Department of Cardiology, Osaka General Medical Center, Osaka, Japan.
J Nucl Cardiol. 2017 Apr;24(2):363-371. doi: 10.1007/s12350-016-0760-4. Epub 2017 Jan 9.
Iodine-123 metaiodobenzylguanidine (I-MIBG) scintigraphy is used as a noninvasive imaging method for assessing cardiac sympathetic nerve activity. We tested the hypothesis that renal I-MIBG imaging is correlated with muscle sympathetic nerve activity (MSNA) in patients with primary hypertension.
Thirty-one consecutive patients with primary hypertension were included. Multiunit MSNA was recorded from the peroneal nerve to evaluate direct efferent sympathetic nerve activity. Planar renal and cardiac I-MIBG images were acquired. Early and delayed kidney-to-mediastinum ratio (K/M), early and delayed heart-to-mediastinum ratio (H/M), and washout rates (WR) were calculated.

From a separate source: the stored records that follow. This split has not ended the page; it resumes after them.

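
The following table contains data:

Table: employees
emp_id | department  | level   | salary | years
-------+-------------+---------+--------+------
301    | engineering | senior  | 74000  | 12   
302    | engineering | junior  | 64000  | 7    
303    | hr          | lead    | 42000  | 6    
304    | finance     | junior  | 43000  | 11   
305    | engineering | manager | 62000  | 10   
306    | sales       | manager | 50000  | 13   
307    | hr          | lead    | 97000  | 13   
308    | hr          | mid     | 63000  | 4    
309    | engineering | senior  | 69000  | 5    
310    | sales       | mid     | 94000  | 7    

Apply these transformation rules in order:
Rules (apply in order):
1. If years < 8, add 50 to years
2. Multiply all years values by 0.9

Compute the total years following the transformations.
304.2

Step 1: Apply Rule 1 - Add 50 to records with years < 8
  - 5 records affected: 29 + (5 × 50) = 279
  - Unaffected records: 59
  - Sum after Rule 1: 338
Step 2: Apply Rule 2 - Multiply all by 0.9
  - 338 × 0.9 = 304.2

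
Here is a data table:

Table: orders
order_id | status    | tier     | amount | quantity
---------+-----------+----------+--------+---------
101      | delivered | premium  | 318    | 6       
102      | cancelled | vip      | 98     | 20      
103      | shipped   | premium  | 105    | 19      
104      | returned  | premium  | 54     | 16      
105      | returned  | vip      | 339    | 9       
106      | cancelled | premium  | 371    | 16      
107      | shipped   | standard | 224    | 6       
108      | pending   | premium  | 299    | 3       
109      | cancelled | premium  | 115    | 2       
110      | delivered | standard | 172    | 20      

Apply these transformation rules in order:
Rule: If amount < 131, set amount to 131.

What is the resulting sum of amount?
2247

Step 1: 4 records have amount < 131
Step 2: These records originally summed to 372
Step 3: After setting to minimum: 4 × 131 = 524
Step 4: Unaffected records sum: 1723
Step 5: Final sum = 524 + 1723 = 2247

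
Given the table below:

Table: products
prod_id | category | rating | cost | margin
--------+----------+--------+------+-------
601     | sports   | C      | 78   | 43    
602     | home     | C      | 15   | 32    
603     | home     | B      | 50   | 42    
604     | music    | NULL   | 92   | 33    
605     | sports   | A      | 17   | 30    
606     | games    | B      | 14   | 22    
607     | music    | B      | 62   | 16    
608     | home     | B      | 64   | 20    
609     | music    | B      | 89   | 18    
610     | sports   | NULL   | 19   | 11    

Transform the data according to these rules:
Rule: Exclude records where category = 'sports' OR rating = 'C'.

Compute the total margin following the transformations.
151

Step 1: Find records where category = 'sports' OR rating = 'C'
Step 2: 4 records match, summing to 116
Step 3: Original sum: 267
Step 4: Remaining sum = 267 - 116 = 151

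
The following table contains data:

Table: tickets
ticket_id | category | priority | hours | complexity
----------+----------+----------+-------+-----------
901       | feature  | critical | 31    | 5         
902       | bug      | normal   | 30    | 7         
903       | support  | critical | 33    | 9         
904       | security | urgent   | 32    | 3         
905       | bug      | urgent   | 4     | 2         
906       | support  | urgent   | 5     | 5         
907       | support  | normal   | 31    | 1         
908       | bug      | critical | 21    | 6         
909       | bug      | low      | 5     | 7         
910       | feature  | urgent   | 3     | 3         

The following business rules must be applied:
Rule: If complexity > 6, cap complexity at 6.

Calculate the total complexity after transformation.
43

Step 1: 3 records have complexity > 6
Step 2: These records originally summed to 23
Step 3: After capping: 3 × 6 = 18
Step 4: Unaffected records sum: 25
Step 5: Final sum = 18 + 25 = 43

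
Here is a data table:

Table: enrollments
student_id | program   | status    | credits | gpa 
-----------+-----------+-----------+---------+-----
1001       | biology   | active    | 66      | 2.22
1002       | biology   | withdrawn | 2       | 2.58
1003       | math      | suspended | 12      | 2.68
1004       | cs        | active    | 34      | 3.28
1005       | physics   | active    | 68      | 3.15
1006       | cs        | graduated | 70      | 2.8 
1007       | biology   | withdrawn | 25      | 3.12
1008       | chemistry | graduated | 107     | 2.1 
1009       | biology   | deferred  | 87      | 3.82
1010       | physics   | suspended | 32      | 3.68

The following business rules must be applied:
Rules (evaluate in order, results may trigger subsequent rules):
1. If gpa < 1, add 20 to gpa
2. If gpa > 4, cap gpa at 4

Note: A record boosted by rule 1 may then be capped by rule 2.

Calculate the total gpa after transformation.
29.43

Step 1: Apply rule 1 to records with gpa < 1
  - 0 records get bonus of 20
  - Of these, 0 records then exceed 4 and get capped
Step 2: Apply rule 2 to records with gpa > 4
  - 0 records (original) are capped
Step 3: Calculate final sum = 29.43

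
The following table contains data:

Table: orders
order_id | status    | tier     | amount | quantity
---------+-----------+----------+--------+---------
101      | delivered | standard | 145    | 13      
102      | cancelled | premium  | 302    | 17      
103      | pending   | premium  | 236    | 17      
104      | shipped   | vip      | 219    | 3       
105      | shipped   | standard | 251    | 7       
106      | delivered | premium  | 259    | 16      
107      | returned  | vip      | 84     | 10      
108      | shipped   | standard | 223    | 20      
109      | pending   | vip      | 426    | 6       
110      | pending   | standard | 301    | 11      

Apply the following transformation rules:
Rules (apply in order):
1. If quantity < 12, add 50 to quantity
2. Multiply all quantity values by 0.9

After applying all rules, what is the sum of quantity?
333.0

Step 1: Apply Rule 1 - Add 50 to records with quantity < 12
  - 5 records affected: 37 + (5 × 50) = 287
  - Unaffected records: 83
  - Sum after Rule 1: 370
Step 2: Apply Rule 2 - Multiply all by 0.9
  - 370 × 0.9 = 333.0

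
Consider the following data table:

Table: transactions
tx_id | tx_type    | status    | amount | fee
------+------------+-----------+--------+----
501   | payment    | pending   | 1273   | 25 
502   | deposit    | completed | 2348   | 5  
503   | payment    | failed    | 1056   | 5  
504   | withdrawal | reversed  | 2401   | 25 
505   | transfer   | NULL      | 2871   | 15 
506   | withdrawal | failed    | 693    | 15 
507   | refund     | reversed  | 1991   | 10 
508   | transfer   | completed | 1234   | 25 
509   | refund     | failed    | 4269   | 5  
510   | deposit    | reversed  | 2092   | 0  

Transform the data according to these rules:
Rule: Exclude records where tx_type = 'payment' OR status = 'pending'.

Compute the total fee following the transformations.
100

Step 1: Find records where tx_type = 'payment' OR status = 'pending'
Step 2: 2 records match, summing to 30
Step 3: Original sum: 130
Step 4: Remaining sum = 130 - 30 = 100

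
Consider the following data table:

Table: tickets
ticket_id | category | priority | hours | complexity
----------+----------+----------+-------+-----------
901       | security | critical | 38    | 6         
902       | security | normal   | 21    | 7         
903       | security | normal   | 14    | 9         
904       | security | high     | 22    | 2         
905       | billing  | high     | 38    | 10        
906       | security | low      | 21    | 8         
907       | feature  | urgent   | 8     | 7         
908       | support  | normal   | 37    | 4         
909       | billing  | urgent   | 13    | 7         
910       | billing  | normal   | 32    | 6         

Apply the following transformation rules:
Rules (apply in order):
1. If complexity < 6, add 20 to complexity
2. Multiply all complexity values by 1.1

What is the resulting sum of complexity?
116.6

Step 1: Apply Rule 1 - Add 20 to records with complexity < 6
  - 2 records affected: 6 + (2 × 20) = 46
  - Unaffected records: 60
  - Sum after Rule 1: 106
Step 2: Apply Rule 2 - Multiply all by 1.1
  - 106 × 1.1 = 116.6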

In 27 of 31 patients, blood pressure was controlled on antihypertensive medication. Mean systolic and diastolic blood pressures were 118 ± 18 and 67 ± 15 mmHg, respectively. Although early and late K/M and H/M were not significantly correlated with MSNA, both cardiac and average renal WR were significantly correlated with MSNA (r = 0.45, P = .0035 and r = 0.68, P < .001, respectively). Right and left renal WR were similarly correlated with MSNA. Renal WR was significantly higher than cardiac WR (43.2% vs 25.8%, P < .001) in these patients with hypertension.
Renal I-MIBG WR was significantly associated with multiunit MSNA. Renal I-MIBG imaging offers a noninvasive clinical methodology for assessing renal sympathetic nerve function.
碘-123间碘苄胍(I-MIBG)闪烁扫描术用作评估心脏交感神经活动的一种非侵入性成像方法。我们检验了原发性高血压患者肾I-MIBG成像与肌肉交感神经活动(MSNA)相关的假设。
纳入31例连续的原发性高血压患者。记录来自腓总神经的多单位MSNA以评估直接传出交感神经活动。采集肾和心脏的平面I-MIBG图像。计算早期和延迟的肾-纵隔比(K/M)、早期和延迟的心脏-纵隔比(H/M)以及洗脱率(WR)。
31例患者中有27例血压通过抗高血压药物得到控制。平均收缩压和舒张压分别为118±18 mmHg和67±15 mmHg。虽然早期和晚期的K/M以及H/M与MSNA无显著相关性,但心脏和平均肾WR均与MSNA显著相关(r分别为0.45,P = 0.0035和r为 = = 0.68,P < 0.001)。右肾和左肾WR与MSNA的相关性相似。在这些高血压患者中,肾WR显著高于心脏WR(43.2%对25.8%,P < 0.001)。
肾I-MIBG洗脱率与多单位MSNA显著相关。肾I-MIBG成像为评估肾交感神经功能提供了一种非侵入性临床方法。